The HEAD tags contain all of the document's header information. When I say "header," I don't mean what appears at the top of the browser window, but things like the document title and so on. Speaking of which...

TITLE

This container is placed within the HEAD structure. Between the TITLE tags, you should have the title of your document. This will appear at the top of the browser's title bar, and also appears in the history list. Finally, the contents of the TITLE container go into your bookmark file, if you create a bookmark to a page.

What you type should probably be something which indicates the document's contents, but it doesn't have to be. The length of the title is pretty much unlimited, but don't go overboard. Users will either sneer at or be confused by exceedingly long titles.

If you don't type anything between the TITLE tags, or don't include the TITLE tags at all -- remember the blank document in the HTML section earlier? -- then the browser will typically use the actual file name for the title. Therefore, a document titled "TCh4ex4.html" will have that name appear in the history list. Again, you can choose to do this, but it will likely generate either confusion or contempt.

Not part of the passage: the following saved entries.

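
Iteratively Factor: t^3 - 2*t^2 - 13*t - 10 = (t + 1)*(t^2 - 3*t - 10) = (t + 1)*(t + 2)*(t - 5)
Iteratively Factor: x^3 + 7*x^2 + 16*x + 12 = (x + 2)*(x^2 + 5*x + 6) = (x + 2)^2*(x + 3)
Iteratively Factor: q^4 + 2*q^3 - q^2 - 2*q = (q - 1)*(q^3 + 3*q^2 + 2*q) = q*(q - 1)*(q^2 + 3*q + 2) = q*(q - 1)*(q + 2)*(q + 1)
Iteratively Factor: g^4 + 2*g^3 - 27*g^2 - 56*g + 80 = (g + 4)*(g^3 - 2*g^2 - 19*g + 20) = (g - 1)*(g + 4)*(g^2 - g - 20) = (g - 1)*(g + 4)^2*(g - 5)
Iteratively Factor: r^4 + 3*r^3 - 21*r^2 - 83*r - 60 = (r + 4)*(r^3 - r^2 - 17*r - 15) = (r - 5)*(r + 4)*(r^2 + 4*r + 3) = (r - 5)*(r + 1)*(r + 4)*(r + 3)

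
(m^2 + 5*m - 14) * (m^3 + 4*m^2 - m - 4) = m^5 + 9*m^4 + 5*m^3 - 65*m^2 - 6*m + 56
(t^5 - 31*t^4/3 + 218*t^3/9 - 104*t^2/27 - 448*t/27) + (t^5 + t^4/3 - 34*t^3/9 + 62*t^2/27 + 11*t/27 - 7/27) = 2*t^5 - 10*t^4 + 184*t^3/9 - 14*t^2/9 - 437*t/27 - 7/27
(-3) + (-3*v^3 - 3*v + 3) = -3*v^3 - 3*v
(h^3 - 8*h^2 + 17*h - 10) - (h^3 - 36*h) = -8*h^2 + 53*h - 10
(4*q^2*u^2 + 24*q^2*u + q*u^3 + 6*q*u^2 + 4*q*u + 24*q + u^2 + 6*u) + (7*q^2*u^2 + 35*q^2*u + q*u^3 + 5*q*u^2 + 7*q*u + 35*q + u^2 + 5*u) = 11*q^2*u^2 + 59*q^2*u + 2*q*u^3 + 11*q*u^2 + 11*q*u + 59*q + 2*u^2 + 11*u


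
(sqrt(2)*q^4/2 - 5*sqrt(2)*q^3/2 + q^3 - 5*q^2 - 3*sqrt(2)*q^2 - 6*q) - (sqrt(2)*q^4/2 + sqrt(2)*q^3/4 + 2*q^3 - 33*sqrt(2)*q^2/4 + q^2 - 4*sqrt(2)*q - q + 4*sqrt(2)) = -11*sqrt(2)*q^3/4 - q^3 - 6*q^2 + 21*sqrt(2)*q^2/4 - 5*q + 4*sqrt(2)*q - 4*sqrt(2)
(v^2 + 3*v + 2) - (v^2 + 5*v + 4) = -2*v - 2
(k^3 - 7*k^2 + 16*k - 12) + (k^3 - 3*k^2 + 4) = 2*k^3 - 10*k^2 + 16*k - 8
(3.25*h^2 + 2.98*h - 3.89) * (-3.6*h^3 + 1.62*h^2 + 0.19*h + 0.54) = -11.7*h^5 - 5.463*h^4 + 19.4491*h^3 - 3.9806*h^2 + 0.8701*h - 2.1006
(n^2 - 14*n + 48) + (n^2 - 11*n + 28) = 2*n^2 - 25*n + 76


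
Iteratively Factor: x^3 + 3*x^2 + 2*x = (x)*(x^2 + 3*x + 2) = x*(x + 2)*(x + 1)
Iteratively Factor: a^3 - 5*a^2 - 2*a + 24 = (a - 4)*(a^2 - a - 6) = (a - 4)*(a - 3)*(a + 2)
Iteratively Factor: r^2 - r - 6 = (r - 3)*(r + 2)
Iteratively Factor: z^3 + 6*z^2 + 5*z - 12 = (z + 4)*(z^2 + 2*z - 3) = (z - 1)*(z + 4)*(z + 3)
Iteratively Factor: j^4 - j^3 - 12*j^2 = (j + 3)*(j^3 - 4*j^2) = (j - 4)*(j + 3)*(j^2) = j*(j - 4)*(j + 3)*(j)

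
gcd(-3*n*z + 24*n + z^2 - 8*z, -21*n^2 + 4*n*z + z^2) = -3*n + z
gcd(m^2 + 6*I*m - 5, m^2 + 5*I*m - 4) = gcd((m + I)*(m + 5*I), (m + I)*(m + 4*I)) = m + I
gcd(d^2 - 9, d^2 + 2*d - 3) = d + 3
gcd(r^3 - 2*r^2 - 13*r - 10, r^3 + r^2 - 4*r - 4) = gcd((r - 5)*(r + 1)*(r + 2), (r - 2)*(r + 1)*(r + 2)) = r^2 + 3*r + 2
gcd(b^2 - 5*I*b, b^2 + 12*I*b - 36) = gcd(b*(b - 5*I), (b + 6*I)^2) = 1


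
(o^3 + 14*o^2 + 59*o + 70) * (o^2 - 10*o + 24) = o^5 + 4*o^4 - 57*o^3 - 184*o^2 + 716*o + 1680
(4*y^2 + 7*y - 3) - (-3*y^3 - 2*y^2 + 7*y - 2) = 3*y^3 + 6*y^2 - 1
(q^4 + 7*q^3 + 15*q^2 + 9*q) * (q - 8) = q^5 - q^4 - 41*q^3 - 111*q^2 - 72*q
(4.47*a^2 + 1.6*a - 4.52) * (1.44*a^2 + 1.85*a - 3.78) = 6.4368*a^4 + 10.5735*a^3 - 20.4454*a^2 - 14.41*a + 17.0856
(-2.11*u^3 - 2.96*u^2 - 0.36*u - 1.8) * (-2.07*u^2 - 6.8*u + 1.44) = 4.3677*u^5 + 20.4752*u^4 + 17.8348*u^3 + 1.9116*u^2 + 11.7216*u - 2.592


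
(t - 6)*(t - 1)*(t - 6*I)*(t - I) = t^4 - 7*t^3 - 7*I*t^3 + 49*I*t^2 + 42*t - 42*I*t - 36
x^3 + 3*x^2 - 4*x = x*(x - 1)*(x + 4)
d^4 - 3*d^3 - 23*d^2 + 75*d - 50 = (d - 5)*(d - 2)*(d - 1)*(d + 5)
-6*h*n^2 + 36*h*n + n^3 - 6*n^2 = n*(-6*h + n)*(n - 6)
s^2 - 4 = (s - 2)*(s + 2)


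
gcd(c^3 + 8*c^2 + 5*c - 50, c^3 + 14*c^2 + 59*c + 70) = c + 5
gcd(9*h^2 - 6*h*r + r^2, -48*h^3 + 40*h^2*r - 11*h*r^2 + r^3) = -3*h + r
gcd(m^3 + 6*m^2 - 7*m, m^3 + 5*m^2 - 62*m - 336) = m + 7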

[ASIDE] You should only have one TITLE container per document. At one point, it was possible to create "dancing titles" by including multiple TITLE tags. Not only is this a savage abuse of HTML, but the effect can only be seen in certain versions of certain browsers. Therefore, it should be avoided at all costs.

BODY

BODY comes after the HEAD structure. Between the BODY tags, you find all of the stuff that gets displayed in the browser window. All of the text, the graphics, and links, and so on -- these things occur between the BODY tags. We'll get to what happens there starting with the next chapter.


So, putting everything we've covered thus far into one file, we have:

<HTML>
<HEAD>
  <TITLE>Document Title</TITLE>
</HEAD>

<BODY>

</BODY>
</HTML>

This time, the result would be a document with a completely blank browser window, but at least the words "Document Title" would appear in the browser's history list. But don't take my word for it -- look for yourself.

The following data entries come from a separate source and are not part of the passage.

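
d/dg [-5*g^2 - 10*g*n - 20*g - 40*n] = -10*g - 10*n - 20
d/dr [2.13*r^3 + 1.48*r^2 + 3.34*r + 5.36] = 6.39*r^2 + 2.96*r + 3.34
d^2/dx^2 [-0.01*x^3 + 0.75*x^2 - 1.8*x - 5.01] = 1.5 - 0.06*x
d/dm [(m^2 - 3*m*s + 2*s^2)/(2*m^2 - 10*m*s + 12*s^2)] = -s/(m^2 - 6*m*s + 9*s^2)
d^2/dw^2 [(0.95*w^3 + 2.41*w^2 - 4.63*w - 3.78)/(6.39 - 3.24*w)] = (-19.94544*w^3 + 118.01052*w^2 - 232.74297*w + 74.26647)/(34.012224*w^3 - 201.238992*w^2 + 396.888012*w - 260.917119)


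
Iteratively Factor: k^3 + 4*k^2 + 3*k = (k + 1)*(k^2 + 3*k) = k*(k + 1)*(k + 3)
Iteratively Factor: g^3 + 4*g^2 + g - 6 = (g + 3)*(g^2 + g - 2) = (g + 2)*(g + 3)*(g - 1)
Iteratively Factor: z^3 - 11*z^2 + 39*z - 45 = (z - 3)*(z^2 - 8*z + 15) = (z - 3)^2*(z - 5)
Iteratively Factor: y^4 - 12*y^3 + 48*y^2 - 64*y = (y)*(y^3 - 12*y^2 + 48*y - 64) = y*(y - 4)*(y^2 - 8*y + 16) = y*(y - 4)^2*(y - 4)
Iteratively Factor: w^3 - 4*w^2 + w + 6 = (w - 3)*(w^2 - w - 2) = (w - 3)*(w - 2)*(w + 1)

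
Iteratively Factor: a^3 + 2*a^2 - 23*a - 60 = (a - 5)*(a^2 + 7*a + 12) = (a - 5)*(a + 3)*(a + 4)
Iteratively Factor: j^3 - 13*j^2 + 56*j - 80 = (j - 4)*(j^2 - 9*j + 20) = (j - 5)*(j - 4)*(j - 4)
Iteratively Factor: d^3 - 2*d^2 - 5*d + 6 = (d + 2)*(d^2 - 4*d + 3) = (d - 3)*(d + 2)*(d - 1)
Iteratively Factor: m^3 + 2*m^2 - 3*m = (m - 1)*(m^2 + 3*m) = (m - 1)*(m + 3)*(m)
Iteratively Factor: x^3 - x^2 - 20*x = (x - 5)*(x^2 + 4*x) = (x - 5)*(x + 4)*(x)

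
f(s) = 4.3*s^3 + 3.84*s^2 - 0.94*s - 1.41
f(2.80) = 120.46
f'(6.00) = 509.54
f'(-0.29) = -2.08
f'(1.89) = 59.66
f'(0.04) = -0.61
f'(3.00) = 138.20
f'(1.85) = 57.42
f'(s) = 12.9*s^2 + 7.68*s - 0.94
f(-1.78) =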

Let's look at the above block of HTML again, but this time with container lines sketched in. Note that the TITLE tags and text have been rearranged to make it easier to draw in the container lines. The rearrangement of the text does not in any way change the resulting Web page's appearance.

Figure 1: A basic HTML document with container lines drawn to show the document's structure.

Comment Tags

If you want to leave yourself notes in an HTML document, but don't want those notes to show up in the browser window, you need to use the comment tag. To do that, you would do the following:

<!-- Hi, I'm a comment. -->

Your note would go where the text Hi, I'm a comment. appears. Yes, you do need an exclamation point after the opening bracket, but not before the closing bracket. That's the way the standard is written. I have no idea why. Also, there is no end tag; that is, a tag like </!-- text --> does not exist. The comment tag is not a container. This is our first example of an empty tag.

You can put comments pretty much anywhere, but you have to be aware of one important thing: you shouldn't put any HTML markup within a comment tag. Theoretically, you should be able to, but most browsers handle this less than gracefully (i.e., they either mess up or crash).

What if you get the tag wrong, like forgetting to include the exclamation point? In that case, the text you did type in would be displayed. See for yourself, and then take a look at the same thing with correct markup (the exclamation point was put back in). Hooray, another totally blank page!

Yawn...

Okay, so you're tired of doing things which end up as blank browser windows. Same here. That means it's time to move on to the next chapter, where we'll start building up your knowledge of HTML. By the time we're done, that knowledge will include everything you'll need to create your very own Web documents!